Court Opinion

ID: 9850783
Source: CourtListenerOpinion
Date Created: 2023-09-24 05:02:56.26844+00
Date Added: 2024-06-11T09:20:43.241102
License: Public Domain

O’Connell, J.
(dissenting). I respectfully dissent. The present dispute is no Gordian knot, and requires no fatal sword stroke to resolve. Rather, by addressing the one flaw contained in the agreement, the involvement of the circuit court, the knot quickly unravels.
The majority has concluded that because of the invalidity of certain provisions of the parties’ arbi*344tration agreement, the entire agreement is unenforceable at law.
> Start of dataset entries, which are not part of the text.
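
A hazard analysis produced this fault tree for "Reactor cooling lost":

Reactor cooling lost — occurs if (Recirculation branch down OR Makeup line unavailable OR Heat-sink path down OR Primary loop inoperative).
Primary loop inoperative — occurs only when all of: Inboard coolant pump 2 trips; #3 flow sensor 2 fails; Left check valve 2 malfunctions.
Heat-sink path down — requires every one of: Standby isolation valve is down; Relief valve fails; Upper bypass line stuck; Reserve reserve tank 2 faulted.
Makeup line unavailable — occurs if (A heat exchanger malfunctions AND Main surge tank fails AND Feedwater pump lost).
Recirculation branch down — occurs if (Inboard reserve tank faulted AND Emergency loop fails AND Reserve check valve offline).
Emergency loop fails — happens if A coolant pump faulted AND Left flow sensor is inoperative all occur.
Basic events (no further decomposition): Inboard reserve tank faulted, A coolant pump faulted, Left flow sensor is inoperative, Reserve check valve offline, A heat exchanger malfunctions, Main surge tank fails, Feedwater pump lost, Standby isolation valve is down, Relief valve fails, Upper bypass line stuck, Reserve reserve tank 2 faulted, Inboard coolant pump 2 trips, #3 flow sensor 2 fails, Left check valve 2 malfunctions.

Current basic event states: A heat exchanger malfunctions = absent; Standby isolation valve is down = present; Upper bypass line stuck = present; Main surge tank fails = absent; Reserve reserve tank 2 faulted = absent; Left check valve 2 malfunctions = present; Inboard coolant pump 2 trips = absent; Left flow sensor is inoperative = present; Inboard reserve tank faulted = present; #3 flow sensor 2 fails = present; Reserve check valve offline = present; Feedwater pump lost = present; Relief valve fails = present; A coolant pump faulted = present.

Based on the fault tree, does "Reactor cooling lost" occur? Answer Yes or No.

Emergency loop fails [AND]: A coolant pump faulted=occurs, Left flow sensor is inoperative=occurs → all inputs occur → occurs.
Recirculation branch down [AND]: Inboard reserve tank faulted=occurs, Emergency loop fails=occurs, Reserve check valve offline=occurs → all inputs occur → occurs.
Makeup line unavailable [AND]: A heat exchanger malfunctions=not, Main surge tank fails=not, Feedwater pump lost=occurs → not all inputs occur → does not occur.
Heat-sink path down [AND]: Standby isolation valve is down=occurs, Relief valve fails=occurs, Upper bypass line stuck=occurs, Reserve reserve tank 2 faulted=not → not all inputs occur → does not occur.
Primary loop inoperative [AND]: Inboard coolant pump 2 trips=not, #3 flow sensor 2 fails=occurs, Left check valve 2 malfunctions=occurs → not all inputs occur → does not occur.
Reactor cooling lost [OR]: Recirculation branch down=occurs, Makeup line unavailable=not, Heat-sink path down=not, Primary loop inoperative=not → at least one input occurs → occurs.

Yes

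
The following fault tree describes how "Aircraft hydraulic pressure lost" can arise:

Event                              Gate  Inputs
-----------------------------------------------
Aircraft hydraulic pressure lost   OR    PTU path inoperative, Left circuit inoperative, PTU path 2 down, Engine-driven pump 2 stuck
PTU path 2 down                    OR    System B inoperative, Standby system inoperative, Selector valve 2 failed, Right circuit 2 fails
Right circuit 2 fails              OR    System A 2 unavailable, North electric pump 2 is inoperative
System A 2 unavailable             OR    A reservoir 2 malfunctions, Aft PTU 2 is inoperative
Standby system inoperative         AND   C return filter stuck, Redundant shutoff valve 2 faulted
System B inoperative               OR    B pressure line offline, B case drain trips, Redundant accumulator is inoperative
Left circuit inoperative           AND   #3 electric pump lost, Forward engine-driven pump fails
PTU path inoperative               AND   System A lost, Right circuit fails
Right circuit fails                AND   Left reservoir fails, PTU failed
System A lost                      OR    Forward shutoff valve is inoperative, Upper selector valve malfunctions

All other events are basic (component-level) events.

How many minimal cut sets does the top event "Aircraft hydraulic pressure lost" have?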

Inexplicably, the majority relies on this Court’s recent decision in Dick v Dick, 210 Mich App 576; 534 NW2d 185 (1995), as putative support for this holding. However, in Dick, p 589, when faced with a similar situation in which an arbitration agreement contained legally unenforceable provisions, "we reformed] the binding arbitration agreement to comport with the requirements of the statutes and the court rules.” In short, we struck the legally unenforceable provisions from the arbitration agreement as we would have done with any contract. It is puzzling that the majority has relied on Dick to reach a conclusion diametrically opposed to that reached in Dick.
I would treat the arbitration agreement presently in issue as this Court treated the arbitration agreement in dispute in Dick. I would strike the clauses that are contrary to the statutory arbitration act, MCL 600.5001 et seq.; MSA 27A.5001 et seq., that is, ¶ 20 and portions of ¶ ¶ 7 and 18.1 We would then be left with a wholly valid and enforceable arbitration agreement, as was the result in Dick. The matter would be remanded to the arbitrator for prompt resolution of the issues unlawfully submitted to the circuit court. Further review would be limited to that provided for in the statutory arbitration act.
More generally, it is clear from the arbitration agreement that the intention of the parties was to arbitrate their dispute. For the majority to declare the entire agreement invalid only frustrates the intention of the parties, who are still litigating the sale of a business that took place thirteen years ago._

 Paragraph 12 need not be struck. It provides only that "[t]he arbitrator may submit any issues of Contract interpretation to the Court” (emphasis supplied). Because the language is permissive, the statutory arbitration act is not necessarily violated by its inclusion.